Означенная брошюра пустилась гулять по свету и неведомыми путями попала в руки историка и публициста С.П. Мельгунова, изгнанного в Западную Европу (совместно с другими бесполезными для советской власти интеллектуалами) и опубликовавшего в 1923 году свой знаменитый труд «Красный террор в России». Назвав Мясникова убийцей великого князя, Мельгунов не преминул процитировать в этой книге чуть сокращенный фрагмент из скандальной брошюры: «Если я хожу на воле, то потому, что я коммунист пятнадцать лет, который свои коммунистические взгляды омыл страданиями, а был бы я просто слесарь-коммунист того же завода, то где же бы я был? В Чека или больше того: меня бы “бежали”, как некогда я “бежал” Михаила Романова, как “бежали“ Розу Люксембург, Либкнехта».45
Историография большевиков включала в себя по крайней мере два варианта минувшего: один для наружного употребления, а другой – для внутреннего; первый, в форме нередко разноречивых легенд, – для укрепления большого советского мифа, а второй, в виде засекреченных архивных документов, – только для себя. В конце 1923 года вдруг обнаружилось, что ЦК РКП(б) никакой информацией о судьбе великого князя не располагает и вынужден поэтому обращаться за справкой к пермским большевиками.

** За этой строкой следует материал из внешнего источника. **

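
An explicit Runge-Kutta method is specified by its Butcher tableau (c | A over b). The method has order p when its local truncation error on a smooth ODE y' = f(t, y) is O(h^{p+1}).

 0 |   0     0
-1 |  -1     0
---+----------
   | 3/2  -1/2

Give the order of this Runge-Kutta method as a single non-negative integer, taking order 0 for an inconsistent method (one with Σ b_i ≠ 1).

2

b = (3/2, -1/2)
c = (0, -1)
Σ b_i: 3/2·1 + (-1/2)·1 = 1 ✓
b·c: (-1/2)·(-1) = 1/2 ✓; 2 stages ⇒ order 2.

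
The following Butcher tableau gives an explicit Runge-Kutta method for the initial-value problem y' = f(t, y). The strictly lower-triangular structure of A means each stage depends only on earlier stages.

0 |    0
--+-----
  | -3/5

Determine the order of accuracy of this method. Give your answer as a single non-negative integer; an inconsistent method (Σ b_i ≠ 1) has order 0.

0

b = (-3/5)
c = (0)
Σ b_i: (-3/5)·1 = -3/5 ≠ 1 ⇒ order 0.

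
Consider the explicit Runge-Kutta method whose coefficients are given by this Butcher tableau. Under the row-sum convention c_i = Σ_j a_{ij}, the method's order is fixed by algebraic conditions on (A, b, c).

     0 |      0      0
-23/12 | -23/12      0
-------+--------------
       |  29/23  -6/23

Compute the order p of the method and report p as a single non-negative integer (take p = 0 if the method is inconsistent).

b = (29/23, -6/23)
c = (0, -23/12)
Σ b_i: 29/23·1 + (-6/23)·1 = 1 ✓
b·c: (-6/23)·(-23/12) = 1/2 ✓; 2 stages ⇒ order 2.

2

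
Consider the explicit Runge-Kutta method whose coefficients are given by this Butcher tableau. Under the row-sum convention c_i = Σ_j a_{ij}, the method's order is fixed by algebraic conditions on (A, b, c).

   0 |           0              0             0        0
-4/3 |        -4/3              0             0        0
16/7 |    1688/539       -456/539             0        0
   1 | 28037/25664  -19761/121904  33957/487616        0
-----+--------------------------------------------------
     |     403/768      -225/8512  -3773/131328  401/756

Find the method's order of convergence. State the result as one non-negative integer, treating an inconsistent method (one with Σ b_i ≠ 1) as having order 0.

4

b = (403/768, -225/8512, -3773/131328, 401/756)
c = (0, -4/3, 16/7, 1)
Ac = (0, 0, 608/539, 301/802)
Σ b_i: 403/768·1 + (-225/8512)·1 + (-3773/131328)·1 + 401/756·1 = 1 ✓
b·c: (-225/8512)·(-4/3) + (-3773/131328)·16/7 + 401/756·1 = 1/2 ✓
b·c²: (-225/8512)·16/9 + (-3773/131328)·256/49 + 401/756·1 = 1/3 ✓
b·Ac: (-3773/131328)·608/539 + 401/756·301/802 = 1/6 ✓
b·c³: (-225/8512)·(-64/27) + (-3773/131328)·4096/343 + 401/756·1 = 1/4 ✓
b·(c∘Ac): (-3773/131328)·9728/3773 + 401/756·301/802 = 1/8 ✓
b·Ac²: (-3773/131328)·(-2432/1617) + 401/756·91/1203 = 1/12 ✓
b·A²c: 401/756·63/802 = 1/24 ✓; 4 stages ⇒ order 4.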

Обстоятельный отчет о событии шестилетней давности Пермский окружной комитет РКП(б) сумел подготовить к 29 мая 1924 года, да и то лишь после неоднократных напоминаний из центра. Многостраничной машинописи мышиного цвета предшествовала объяснительная записка с шаблонным грифом «С[овершенно] Секретно»:
«В ЦК РКП(б)
Истпарт – отдел Пермского окружкома РКП не мог согласно всем прежним отношениям Вашим, а также последним за № 12/40256 и за № 65 выполнить в срочном порядке Ваше задание, так как материалов готовых в Истпарте, т.е. дел об убийстве Михаила Романова, не было. Только в последние дни удалось исчерпать весь показательный материал (который приведен полностью, в надежде на Вашу редакцию) путем опроса, наконец, всех участников дела. <…>
Секретарь Окружкома РКП(б) Туркин
Зав. Истпартом Ольховская»46
В построении отчета был использован, как обычно, важнейший партийный принцип подмены: раз большевики представляют собой авангард рабочего класса, а их местный комитет олицетворяет этот самый авангард, то секретарь Пермского окружного комитета РКП(б) уполномочен вещать (и, соответственно, лгать в интересах дела или просто по обычаю) от имени всех уральских рабочих. К чистосердечным коллективным признаниям «участников дела» были приложены их групповые фотографии, дневник великого князя и сообщение прессы о его похищении и неустанных поисках пропавшего.
«С[овершенно] Секретно
Похищение Михаила Романова
В местной газете “Известия Совета Раб[очих] и Кр[естьянских] Депутатов” от 15-го июня 1918 г[ода], в отделе местной жизни была помещена заметка о похищении Михаила Романова.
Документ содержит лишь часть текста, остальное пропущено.